Stow Economic Development Director Mike Weddle said they found out about the company’s plan to close the Stow office about three weeks ago from Kent officials.
“It came out of the blue, quite frankly,” Weddle said. He said, like Ravenna, they would have tried to keep Record Publishing in town with tax incentives if they had been given the chance. But he understands the company’s need to consolidate in a central location.
“We get that. We understand that,” Weddle said. “We regret the loss of their position in the city of Stow. If it makes sense from a business perspective, it’s hard for me to fight that. They will be missed.”

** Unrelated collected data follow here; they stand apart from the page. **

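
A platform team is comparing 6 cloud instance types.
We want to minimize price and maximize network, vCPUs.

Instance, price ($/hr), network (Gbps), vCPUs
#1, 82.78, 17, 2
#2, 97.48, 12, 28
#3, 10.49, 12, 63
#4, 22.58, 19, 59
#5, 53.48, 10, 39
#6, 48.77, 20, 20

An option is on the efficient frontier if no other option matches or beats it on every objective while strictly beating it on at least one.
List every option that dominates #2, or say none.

#3, #4

#3: price 10.49≤97.48, network 12≥12, vCPUs 63≥28 — dominates #2.
#4: price 22.58≤97.48, network 19≥12, vCPUs 59≥28 — dominates #2.
Others (#1, #5, #6) are each worse than #2 on at least one objective.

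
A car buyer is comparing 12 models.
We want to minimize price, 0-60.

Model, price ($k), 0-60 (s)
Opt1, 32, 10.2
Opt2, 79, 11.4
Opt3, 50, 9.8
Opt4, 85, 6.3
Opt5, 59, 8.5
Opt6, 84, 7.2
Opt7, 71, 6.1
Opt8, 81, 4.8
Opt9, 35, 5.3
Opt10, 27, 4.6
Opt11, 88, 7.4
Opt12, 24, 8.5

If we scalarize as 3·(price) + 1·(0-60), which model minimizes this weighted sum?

Opt12

Opt1: 3·32 + 1·10.2 = 106.2
Opt2: 3·79 + 1·11.4 = 248.4
Opt3: 3·50 + 1·9.8 = 159.8
Opt4: 3·85 + 1·6.3 = 261.3
Opt5: 3·59 + 1·8.5 = 185.5
Opt6: 3·84 + 1·7.2 = 259.2
Opt7: 3·71 + 1·6.1 = 219.1
Opt8: 3·81 + 1·4.8 = 247.8
Opt9: 3·35 + 1·5.3 = 110.3
Opt10: 3·27 + 1·4.6 = 85.6
Opt11: 3·88 + 1·7.4 = 271.4
Opt12: 3·24 + 1·8.5 = 80.5
Lowest: Opt12 at 80.5.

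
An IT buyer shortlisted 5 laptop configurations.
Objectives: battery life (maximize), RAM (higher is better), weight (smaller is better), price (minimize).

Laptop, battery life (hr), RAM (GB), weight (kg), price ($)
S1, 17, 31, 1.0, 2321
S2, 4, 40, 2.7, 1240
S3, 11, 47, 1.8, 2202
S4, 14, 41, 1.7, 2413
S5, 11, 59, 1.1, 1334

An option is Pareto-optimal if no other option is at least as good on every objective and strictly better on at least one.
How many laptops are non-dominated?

4

S1: not dominated (best battery life).
S2: not dominated (best price).
S3: dominated by S5 (battery life 11≥11, RAM 59≥47, weight 1.1≤1.8, price 1334≤2202).
S4: not dominated.
S5: not dominated (best RAM).
Pareto-optimal: S1, S2, S4, S5 → 4.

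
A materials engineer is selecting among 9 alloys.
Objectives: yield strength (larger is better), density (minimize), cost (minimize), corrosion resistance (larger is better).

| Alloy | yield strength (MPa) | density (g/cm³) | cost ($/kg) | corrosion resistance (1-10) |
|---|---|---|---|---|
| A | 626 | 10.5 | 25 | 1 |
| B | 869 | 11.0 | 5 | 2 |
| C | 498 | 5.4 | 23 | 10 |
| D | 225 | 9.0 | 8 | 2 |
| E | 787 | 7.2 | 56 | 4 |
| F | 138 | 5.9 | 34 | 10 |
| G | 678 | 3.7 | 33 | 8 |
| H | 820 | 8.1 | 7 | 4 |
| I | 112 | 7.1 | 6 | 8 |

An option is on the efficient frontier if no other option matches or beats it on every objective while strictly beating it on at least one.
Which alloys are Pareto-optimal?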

Record Publishing will completely close its Stow operation, taking all 42 full-time employees and four part-time workers to Kent, according to the company’s tax abatement application.
The company owns four properties it could renovate and consolidate, and of those locations "several are willing to offer abatement opportunities," according to the company's tax abatement filiing. "If abatement is possible at our Kent location, we feel this would be the better opportunity."
Changes in local news
Record Publishing runs 10 newspapers in Northeast Ohio. Their corporate parent, Dix Communications, operates the Ohio newspapers and papers in Kentucky in addition to radio stations in Ohio, Maryland and Florida.
When asked whether the Kent consolidation implied anything about the state of print publications, Dix said he didn’t really know.
Despite the desire to cut costs, Record Publishing will keep printing publications such as the Record-Courier, Stow Sentry and Gateway News — even though the same printed content is republished on their respective websites.
"Not everybody goes online, but we also have an online product that carries everything that's in the newspaper," Dix said.
He acknowledged the evolving state of the news industry from print to online media in a letter to Kent Economic Development Director Dan Smith.
“The media world is changing so rapidly that the way we produce and distribute news will keep changing,” Dix wrote. “As our world becomes more digital, who knows what new changes we will have to confront to stay in business.”
Barbara Hipsman-Springer, an associate professor in Kent State University’s school of journalism, said the school welcomes Record Publishing to Kent.
“The way people get their news changes every day and with each person,” she said. “It’s not just a newspaper town anymore.”
But despite this fact, Hipsman-Springer said she thinks the print product will be around for a long time.